Charlie returns to the farmhouse to find the boy watching television and in no mood for interruptions.  Lottie is blasé as she assures Charlie that Jack usually makes his own way home.   The relationship between mother and son is a clever element of Shelagh Delaney’s script.   Lottie spoils Jack and he makes the most of it.   This gives Charlie ammunition in a convincing row with Lottie; she, of course, can remind Charlie he’s a far from dutiful father.  The accumulating weight of Billie Whitelaw’s bad-tempered Lottie is in striking contrast to the domestic whingeing routines in Billy Liar, which I saw just a week before Charlie Bubbles.  The acting is generally strong.  Whatever Eliza’s relationship with Charlie actually amounts to, Liza Minnelli, in her (adult) debut in cinema, fuses the girl’s gee-whizz over-eagerness with a hard streak of possessiveness for her employer.  None of these other performances would work quite so well, however, without Albert Finney as the film’s mostly taciturn centre.  His face is often impassive as far as other characters are concerned.  Finney shows the viewer more of Charlie’s thoughts and feelings.
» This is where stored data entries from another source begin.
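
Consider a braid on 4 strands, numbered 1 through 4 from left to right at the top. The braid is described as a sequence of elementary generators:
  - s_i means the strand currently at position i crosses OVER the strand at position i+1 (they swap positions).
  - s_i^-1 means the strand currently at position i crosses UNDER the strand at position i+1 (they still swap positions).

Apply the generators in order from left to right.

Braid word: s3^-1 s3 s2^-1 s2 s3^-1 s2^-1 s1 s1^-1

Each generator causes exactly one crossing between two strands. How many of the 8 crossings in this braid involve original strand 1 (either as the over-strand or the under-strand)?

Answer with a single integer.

Answer: 2

Derivation:
Gen 1: crossing 3x4. Involves strand 1? no. Count so far: 0
Gen 2: crossing 4x3. Involves strand 1? no. Count so far: 0
Gen 3: crossing 2x3. Involves strand 1? no. Count so far: 0
Gen 4: crossing 3x2. Involves strand 1? no. Count so far: 0
Gen 5: crossing 3x4. Involves strand 1? no. Count so far: 0
Gen 6: crossing 2x4. Involves strand 1? no. Count so far: 0
Gen 7: crossing 1x4. Involves strand 1? yes. Count so far: 1
Gen 8: crossing 4x1. Involves strand 1? yes. Count so far: 2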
As a director, Finney varies the tempo admirably, except when he occasionally seems so fascinated by what he’s filming that he lingers on it too long.  The obvious example is the monitors in Charlie’s house in London.  A bank of CCTV screens is certainly different from, and an advance on, the split-screen effects that had become a cliché of 1960s cinema but they overstay their welcome.  A couple of more broadly comic bits don’t work, for example when two local reporters (Bryan Moseley and Ted Norris) turn up at the farmhouse, trying to get an interview with Charlie and Lottie.  The balloon finale sticks out as a bit of altogether high-flown symbolism and as a cop out.  For the most part, though, you come out of Charlie Bubbles full of admiration for Albert Finney in front of the camera and behind it – and sorry that he has never directed for cinema again.

8 September 2018

[1] Afternote:  On reflection, this phrase needs a good bit of clarifying.  Finney and Delaney were both born and raised in Salford.   His father was a bookmaker, hers a bus inspector.  Finney’s incarnation of Arthur Seaton casts a long shadow.  Some of his obituaries in 2019 placed him in the first generation of ‘working-class actors’.  In one of his rare interviews, on the BBC’s Face to Face with John Freeman, Finney described his family background as lower middle class.
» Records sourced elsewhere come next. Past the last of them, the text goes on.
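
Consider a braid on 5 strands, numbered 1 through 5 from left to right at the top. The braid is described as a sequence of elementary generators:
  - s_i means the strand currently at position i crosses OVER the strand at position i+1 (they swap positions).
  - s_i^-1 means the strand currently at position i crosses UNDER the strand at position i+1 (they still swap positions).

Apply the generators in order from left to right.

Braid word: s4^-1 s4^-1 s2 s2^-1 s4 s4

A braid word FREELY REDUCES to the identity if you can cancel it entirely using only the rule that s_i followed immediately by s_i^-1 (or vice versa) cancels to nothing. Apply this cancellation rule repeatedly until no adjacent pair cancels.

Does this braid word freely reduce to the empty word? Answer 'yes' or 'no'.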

[2] While it’s never made explicit what kind of stuff Charlie writes, there are hints of a Len Deighton type.  A few years older than Finney, Deighton was also a working-class, grammar school boy.  Charlie’s work has been regularly adapted for the screen:  more than one person he meets hasn’t read his books but has seen films of them.  By the time Charlie Bubbles was in production, the movies of The Ipcress File and Funeral in Berlin had already appeared and Billion Dollar Brain was about to follow.